According to Peifer, UNCA sent women in the math program to both the Carleton Program and Princeton program for women in mathematics during the summer.
“There’s a couple programs specifically, there’s ones for minorities and women to get them into the sciences and Carlton College has a program for undergraduates, but you would go there for about a month and take classes over the summer. And they’re promoting women into the mathematics,” Peifer said.
UNCA  offers more than 100 courses, with  a portion of these courses falling under STEM. An average class size is 20 students, according to UNCA’s facts and figures.
“There’s usually only like four females in a class, if that, sometimes five in a whole class. So yeah there’s a whole lot of males,” said Chelsea Childers, a student in computer science and new media.
Men holding a STEM degree will be more likely to occupy a career in STEM than women, according to the U.S. Department of Commerce.
“The current state of gender distribution in the undergraduate student body is pretty new.
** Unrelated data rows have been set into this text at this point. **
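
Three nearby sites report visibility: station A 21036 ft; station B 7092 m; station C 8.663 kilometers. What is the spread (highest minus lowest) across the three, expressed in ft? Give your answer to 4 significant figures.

7386 ft

station B: 7092 m = 23267.72 ft.
station C: 8.663 km = 28421.92 ft.
Spread: 28421.92 − 21036.00 = 7386 ft.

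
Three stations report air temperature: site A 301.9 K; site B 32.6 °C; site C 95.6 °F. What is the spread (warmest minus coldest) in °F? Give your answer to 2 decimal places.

site A: 301.9 K = 28.750 °C.
site C: 95.6 °F = 35.333 °C.
Spread: 35.333 − 28.750 = 6.583 °C = 11.85 °F.

11.85 °F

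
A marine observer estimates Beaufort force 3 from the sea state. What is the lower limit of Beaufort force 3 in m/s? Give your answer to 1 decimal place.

Beaufort 3 (gentle breeze) spans 3.4–5.4 m/s.

3.4 m/s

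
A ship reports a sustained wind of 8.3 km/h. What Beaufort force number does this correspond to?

Beaufort force 2

8.3 km/h = 2.3 m/s, which is Beaufort 2 (light breeze, 1.6–3.3 m/s).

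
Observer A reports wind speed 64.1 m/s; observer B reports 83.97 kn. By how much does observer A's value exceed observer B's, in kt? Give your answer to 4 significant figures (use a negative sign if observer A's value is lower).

40.63 kt

observer A: 64.1 m/s = 124.6004 kt.
Difference: 124.6004 − 83.9700 = 40.63 kt.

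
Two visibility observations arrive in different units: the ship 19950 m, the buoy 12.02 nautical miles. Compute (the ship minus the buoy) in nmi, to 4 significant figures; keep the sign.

the ship: 19950 m = 10.77214 nmi.
Difference: 10.77214 − 12.02000 = -1.248 nmi.

-1.248 nmi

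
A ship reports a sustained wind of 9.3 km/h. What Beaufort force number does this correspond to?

9.3 km/h = 2.6 m/s, which is Beaufort 2 (light breeze, 1.6–3.3 m/s).

Beaufort force 2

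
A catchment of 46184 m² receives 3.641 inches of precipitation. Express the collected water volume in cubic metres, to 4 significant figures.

4271 cubic metres

Depth: 3.641 in × 25.4 = 92.4814 mm.
1 mm over 1 m² is 1 L, so volume = 92.4814 × 46184 = 4271161 L = 4271 m³.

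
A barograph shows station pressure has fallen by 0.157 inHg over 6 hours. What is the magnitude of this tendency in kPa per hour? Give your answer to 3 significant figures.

0.0886 kPa per hour

0.157 inHg / 6 h × 3.38639 kPa/inHg = 0.0886 kPa/h.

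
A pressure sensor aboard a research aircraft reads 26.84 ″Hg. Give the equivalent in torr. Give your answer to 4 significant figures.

1 inHg = 25.4 mmHg, so 26.84 × 25.4 = 681.7 mmHg.

681.7 mmHg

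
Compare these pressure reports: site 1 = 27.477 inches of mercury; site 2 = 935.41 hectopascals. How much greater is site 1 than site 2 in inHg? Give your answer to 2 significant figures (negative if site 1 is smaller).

-0.15 inHg

site 2: 935.41 hPa = 27.6226 inHg.
Difference: 27.4770 − 27.6226 = -0.15 inHg.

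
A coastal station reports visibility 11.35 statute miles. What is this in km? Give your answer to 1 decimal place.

18.3 km

1 SM = 1.60934 km, so 11.35 × 1.60934 = 18.3 km.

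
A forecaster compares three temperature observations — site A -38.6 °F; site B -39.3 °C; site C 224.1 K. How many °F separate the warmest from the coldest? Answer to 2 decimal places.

17.69 °F

site A: -38.6 °F = -39.222 °C.
site C: 224.1 K = -49.050 °C.
Spread: (-39.222) − (-49.050) = 9.828 °C = 17.69 °F.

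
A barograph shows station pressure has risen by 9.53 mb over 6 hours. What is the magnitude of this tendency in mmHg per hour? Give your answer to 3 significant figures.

9.53 mb / 6 h × 0.750062 mmHg/mb = 1.19 mmHg/h.

1.19 mmHg per hour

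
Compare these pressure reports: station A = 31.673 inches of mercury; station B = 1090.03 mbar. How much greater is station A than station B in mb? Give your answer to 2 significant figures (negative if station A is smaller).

station A: 31.673 inHg = 1072.57 mb.
Difference: 1072.57 − 1090.03 = -17 mb.

-17 mb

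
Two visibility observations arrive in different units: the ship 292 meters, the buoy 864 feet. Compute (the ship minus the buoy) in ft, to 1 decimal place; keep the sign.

the ship: 292 m = 958.005 ft.
Difference: 958.005 − 864.000 = 94.0 ft.

94.0 ft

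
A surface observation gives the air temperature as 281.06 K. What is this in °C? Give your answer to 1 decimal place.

°C = 281.06 − 273.15 = 7.9 °C.

7.9 °C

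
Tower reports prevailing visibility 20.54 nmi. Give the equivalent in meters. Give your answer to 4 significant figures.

38040 m

1 nmi = 1852 m, so 20.54 × 1852 = 38040 m.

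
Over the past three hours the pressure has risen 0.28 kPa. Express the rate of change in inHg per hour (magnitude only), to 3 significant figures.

0.28 kPa / 3 h × 0.2953 inHg/kPa = 0.0276 inHg/h.

0.0276 inHg per hour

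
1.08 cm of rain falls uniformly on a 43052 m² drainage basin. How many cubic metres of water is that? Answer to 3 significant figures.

465 cubic metres

Depth: 1.08 cm × 10 = 10.8 mm.
1 mm over 1 m² is 1 L, so volume = 10.8 × 43052 = 464961.6 L = 465 m³.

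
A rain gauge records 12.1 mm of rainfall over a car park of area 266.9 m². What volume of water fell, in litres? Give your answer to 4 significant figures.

3229 litres

1 mm over 1 m² is 1 L, so volume = 12.1 × 266.9 = 3229.49 L ≈ 3229 L.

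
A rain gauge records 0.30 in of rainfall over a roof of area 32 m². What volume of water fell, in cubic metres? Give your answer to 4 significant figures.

0.2438 cubic metres

Depth: 0.30 in × 25.4 = 7.62 mm.
1 mm over 1 m² is 1 L, so volume = 7.62 × 32 = 243.84 L = 0.2438 m³.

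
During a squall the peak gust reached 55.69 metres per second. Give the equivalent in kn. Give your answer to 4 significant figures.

108.3 kt

1 m/s = 1.94384 kt, so 55.69 × 1.94384 = 108.3 kt.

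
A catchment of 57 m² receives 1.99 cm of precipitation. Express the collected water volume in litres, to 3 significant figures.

1130 litres

Depth: 1.99 cm × 10 = 19.9 mm.
1 mm over 1 m² is 1 L, so volume = 19.9 × 57 = 1134.3 L ≈ 1130 L.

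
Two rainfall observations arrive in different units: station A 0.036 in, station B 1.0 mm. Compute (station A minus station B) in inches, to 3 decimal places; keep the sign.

station B: 1.0 mm = 0.03937 in.
Difference: 0.03600 − 0.03937 = -0.003 in.

-0.003 in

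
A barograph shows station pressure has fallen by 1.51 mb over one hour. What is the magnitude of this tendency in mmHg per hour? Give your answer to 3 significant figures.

1.13 mmHg per hour

1.51 mb / 1 h × 0.750062 mmHg/mb = 1.13 mmHg/h.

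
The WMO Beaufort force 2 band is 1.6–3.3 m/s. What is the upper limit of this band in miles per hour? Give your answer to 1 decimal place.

1.6–3.3 m/s × 2.237 = 3.6–7.4 mph.

7.4 mph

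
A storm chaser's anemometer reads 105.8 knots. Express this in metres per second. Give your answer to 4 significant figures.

1 kt = 0.514444 m/s, so 105.8 × 0.514444 = 54.43 m/s.

54.43 m/s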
It hasn’t been that way for that long and there are a lot of people who make up the professoriate who are older than that,” Campbell said. “ In other words they’ve been around for many years and they predate that demographic shift.”
Female instructional faculty members increased by 4 percent since 2011, according to UNCA’s factbook.
“And so combine that with another fact which is, historically, it is widely known that female faculty members have not found academia just generally to be as open or welcoming as men have,” the women, gender and sexuality studies lecturer said. “Now that’s changing, but I think those changes are, again, new enough that you just haven’t really seen the difference.”